Alt SeriesEarth Sciences Sector, Contribution Series 20150436
Meeting7th INQUA workshop on Active Tectonics, Paleoseismology and Archaeoseismology; Crestone, Colorado; US; May 31 to June 4, 2016
Mediapaper; on-line; digital
File formatpdf
AreaLac Dasserat; Rouyn-Noranda
Subjectssedimentology; sediment transport; glaciolacustrine deposits; rhythmites; varves; sedimentation; deposition; Ojibway Lake; mass transport deposits (MTDs)
Illustrationslocation maps
ProgramWestern Canada Geohazards Project, Public Safety Geoscience
AbstractEight event horizons were mapped using high-density sub-bottom profiles surveyed at Lac Dasserat, near Rouyn-Noranda, northwestern Quebec. Five of the event horizons (H-D) are intercalated within glaciolacustrine deposits of glacial Lake Ojibway, the other three (C-A) are at the interface of the glaciolacustrine-lacustrine deposits. Event horizons H, G and E exhibit multi-event MTD signatures consisting of 11, 13 and 21 failures, respectively. These three horizons are interpreted to be the products of paleoearthquakes with high, medium and medium levels of probable occurrence, respectively, based on the relative strength of the multi-MTD signatures, the lack of likely alternative aseismic interpretations, and the occurrences of similarly-aged disturbed deposits regionally in northwestern Québec-northeastern Ontario.
Summary(Plain Language Summary, not published)

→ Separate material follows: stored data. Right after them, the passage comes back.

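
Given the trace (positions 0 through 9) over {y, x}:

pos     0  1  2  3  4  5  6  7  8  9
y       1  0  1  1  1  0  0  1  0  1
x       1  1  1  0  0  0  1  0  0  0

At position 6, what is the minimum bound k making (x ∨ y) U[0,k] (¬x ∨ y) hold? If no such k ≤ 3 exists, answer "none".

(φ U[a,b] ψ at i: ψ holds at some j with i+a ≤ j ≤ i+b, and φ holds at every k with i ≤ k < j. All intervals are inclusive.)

1

Need earliest j ≥ 6 with (¬x ∨ y), and (x ∨ y) at every k in [6,j-1].
  j=6: rhs fails.
  j=7: rhs holds; lhs holds on [6,6]. k = 1.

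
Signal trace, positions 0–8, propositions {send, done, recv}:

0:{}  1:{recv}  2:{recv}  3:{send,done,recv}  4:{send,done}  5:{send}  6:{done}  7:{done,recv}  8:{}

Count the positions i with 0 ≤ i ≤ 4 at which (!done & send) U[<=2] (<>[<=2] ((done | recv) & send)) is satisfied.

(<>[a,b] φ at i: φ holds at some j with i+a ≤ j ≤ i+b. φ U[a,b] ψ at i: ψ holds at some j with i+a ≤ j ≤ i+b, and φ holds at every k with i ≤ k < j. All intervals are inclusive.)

Evaluate at each i in [0,4]:
  i=0: ✗ (lhs fails at k=0 before rhs at j=1)
  i=1: ✓ (rhs at j=1)
  i=2: ✓ (rhs at j=2)
  i=3: ✓ (rhs at j=3)
  i=4: ✓ (rhs at j=4)
Positions where it holds: {1, 2, 3, 4} → 4.

4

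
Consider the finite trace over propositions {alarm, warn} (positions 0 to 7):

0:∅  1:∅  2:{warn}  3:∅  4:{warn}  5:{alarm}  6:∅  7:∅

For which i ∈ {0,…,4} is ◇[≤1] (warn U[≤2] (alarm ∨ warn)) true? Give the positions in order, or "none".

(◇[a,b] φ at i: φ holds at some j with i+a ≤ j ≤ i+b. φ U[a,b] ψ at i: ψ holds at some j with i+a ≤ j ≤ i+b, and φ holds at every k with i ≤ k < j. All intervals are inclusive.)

1, 2, 3, 4

Evaluate at each i in [0,4]:
  i=0: ✗ (none in [0,1])
  i=1: ✓ (witness j=2)
  i=2: ✓ (witness j=2)
  i=3: ✓ (witness j=4)
  i=4: ✓ (witness j=4)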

Mapping at Lac Dasserat, Quebec, revealed that the deposits of a large number of ancient landslides are buried at multiple levels within the lake bed. All of the mapped landslide deposits occur within the glaciolacustrine deposits or at the interface between the glaciolacustrine deposits and overlying lacustrine deposits. This indicates that the landslide deposits are old, and were deposited when or immediately after a large glacial lake (known as glacial Lake Ojibway) occupied the region over 8000 years ago. Most of the landslides occur within one of four distinct levels within the lake bed, which implies that the landslides within each group happened synchronously and by a common trigger. It is interpreted that each group of landslides was triggered by shaking from an ancient earthquake. These earthquakes likely represent a period of elevated seismic activity that was caused by rapid regional crustal uplift which occurred as the Laurentide Ice Sheet retreated from the area.